Original article published here
More people are on track to be cured of hepatitis C in Australia this year than over the past two decades combined, new research has shown.
A University of New South Wales Kirby Institute report shows about 230,000 people were living with hepatitis C across the country last year, but only one in five received treatment.
Hepatitis C is transferred by blood-to-blood contact and is often spread by sharing drug injecting equipment.
An oral anti-viral treatment, with a cure rate over 90 per cent, was listed on the Pharmaceutical Benefits Scheme (PBS) in March, and more than 26,000 people have accessed help since.
Professor Gregory Dore said the report results put Australia far ahead of other nations.
“There’s absolutely no doubt that Australia is the envy of the world,” he said.
“In the first five months of access … more than 10 per cent of the population with chronic hepatitis C has already commenced these therapies.
“If you compare that to many other countries in their first 12 months of treatment, if you can treat 5 or 7 per cent of the population in the first year of these therapies you’re thought to be doing pretty well.”
Virus on the rise in Aboriginal communities
For Aboriginal and Torres Strait Islanders with hepatitis C, diagnoses have increased by over 40 per cent in the past five years.
Gadigal man Glenn Wagner said hepatitis C treatment was not always so simple, having suffered the debilitating side-effects of early treatments.
“I lost 35 kilos, I had no appetite, everything tasted like cardboard,” he said.
“Half the time I could sleep, half the time I couldn’t sleep.
“Once I had the injection, the next two or three days, I couldn’t do anything.”
Since taking the new oral tablets, Mr Wagner has not experienced any side-effects.
But the wider Indigenous population with hepatitis C is not showing such positive results, with the rate of diagnosis between three and four times greater than in non-Indigenous communities.
“There’s no doubt that hepatitis C, and hepatitis B for that matter, have a disproportionate impact on the Indigenous population in Australia,” Professor Dore said.

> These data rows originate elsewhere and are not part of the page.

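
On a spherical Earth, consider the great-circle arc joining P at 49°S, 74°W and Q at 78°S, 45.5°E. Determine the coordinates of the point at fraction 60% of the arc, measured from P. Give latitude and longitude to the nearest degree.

Write both endpoints as unit vectors p₁, p₂ with components (cos φ cos λ, cos φ sin λ, sin φ).
The central angle between the endpoints is δ = arccos(p₁·p₂) ≈ 0.835 rad (47.9°).
Interpolate at f = 0.60 with slerp weights a = sin((1−f)δ)/sin δ ≈ 0.442, b = sin(fδ)/sin δ ≈ 0.648.
p = a·p₁ + b·p₂ ≈ (0.174, -0.183, -0.968); φ = arcsin(p_z) ≈ -75.37°, λ = atan2(p_y, p_x) ≈ -46.35°.

≈ 75°S, 46°W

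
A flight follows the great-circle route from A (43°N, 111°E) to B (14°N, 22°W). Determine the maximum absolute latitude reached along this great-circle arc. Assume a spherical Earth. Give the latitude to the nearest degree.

The great circle lies in the plane with unit normal n̂ = (p₁ × p₂)/|p₁ × p₂|.
Here n̂_z ≈ -0.548; the vertex latitude is φ_max = arccos|n̂_z| ≈ 56.8°.
Check via Clairaut: cos φ_max = |cos φ₁| · sin C = cos(43.0°)·sin(48.5°) ≈ 0.548, again giving ≈ 56.8°.

≈ 57°N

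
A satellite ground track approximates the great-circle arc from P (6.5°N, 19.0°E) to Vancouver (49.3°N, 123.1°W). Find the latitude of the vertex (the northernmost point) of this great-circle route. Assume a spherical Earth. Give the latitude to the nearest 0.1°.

The great circle lies in the plane with unit normal n̂ = (p₁ × p₂)/|p₁ × p₂|.
Here n̂_z ≈ -0.440; the vertex latitude is φ_max = arccos|n̂_z| ≈ 63.9°.
Check via Clairaut: cos φ_max = |cos φ₁| · sin C = cos(6.5°)·sin(26.3°) ≈ 0.440, again giving ≈ 63.9°.

≈ 63.9°N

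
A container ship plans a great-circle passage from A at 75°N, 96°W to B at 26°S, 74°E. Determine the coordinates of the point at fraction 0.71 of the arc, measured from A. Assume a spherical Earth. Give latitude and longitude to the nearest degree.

From cos δ = sin φ₁ sin φ₂ + cos φ₁ cos φ₂ cos Δλ, the central angle is δ ≈ 2.282 rad (130.7°).
Interpolate at f = 0.71 with slerp weights a = sin((1−f)δ)/sin δ ≈ 0.811, b = sin(fδ)/sin δ ≈ 1.318.
p = a·p₁ + b·p₂ ≈ (0.305, 0.930, 0.205); φ = arcsin(p_z) ≈ 11.86°, λ = atan2(p_y, p_x) ≈ 71.87°.

≈ 12°N, 72°E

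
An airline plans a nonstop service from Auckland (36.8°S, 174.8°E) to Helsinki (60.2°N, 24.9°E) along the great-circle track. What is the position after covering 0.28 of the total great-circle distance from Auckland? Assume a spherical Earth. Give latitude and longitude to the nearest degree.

From cos δ = sin φ₁ sin φ₂ + cos φ₁ cos φ₂ cos Δλ, the central angle is δ ≈ 2.614 rad (149.8°).
Interpolate at f = 0.28 with slerp weights a = sin((1−f)δ)/sin δ ≈ 1.891, b = sin(fδ)/sin δ ≈ 1.328.
p = a·p₁ + b·p₂ ≈ (-0.910, 0.415, 0.019); φ = arcsin(p_z) ≈ 1.11°, λ = atan2(p_y, p_x) ≈ 155.47°.

≈ 1°N, 155°E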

Access and awareness of treatments problem for marginalised
A second study from the UNSW Centre for Social Research and Health showed access and awareness of treatment among other marginalised groups continues to be a problem.
It found of the 405 gay and bisexual men surveyed, only about a third were aware a treatment to cure hepatitis C was available.
Professor Carla Treloar said it showed tailored solutions were necessary.
“There are numerous ways in which the Aboriginal community could be targeted more specifically and in ways that are culturally appropriate to provide information, education and then links to care and support for people living with hepatitis C,” she said.
“We know that prevention is cost effective and cheaper than cure.
“So we cannot lose sight of providing the technologies we know will assist people who inject drugs to protect and promote their health.”
Professor Treloar said increased investment in syringe programs and opiate substitution treatments were needed.
Hep C stigma rampant in Indigenous communities
Mr Wagner said increased cultural understanding of Indigenous populations could help decrease hepatitis across communities.
“There’s a lot of intergenerational mistrust of white Australia, so I think that plays into it,” he said.
“Community is everything … because the stigma attached to hepatitis C is still prevalent and out there.
“If the community supports you, you don’t feel the shame.”
Professor Treloar found those with hepatitis C, but with close ties to their Aboriginal community, were more likely to show greater resilience, have a better quality of life and experience less stigma, than those who were not as attached to their community.
At 50 years of age, Mr Wagner is studying Human Services at university and is due to graduate next year.
He was cured of hepatitis C last week.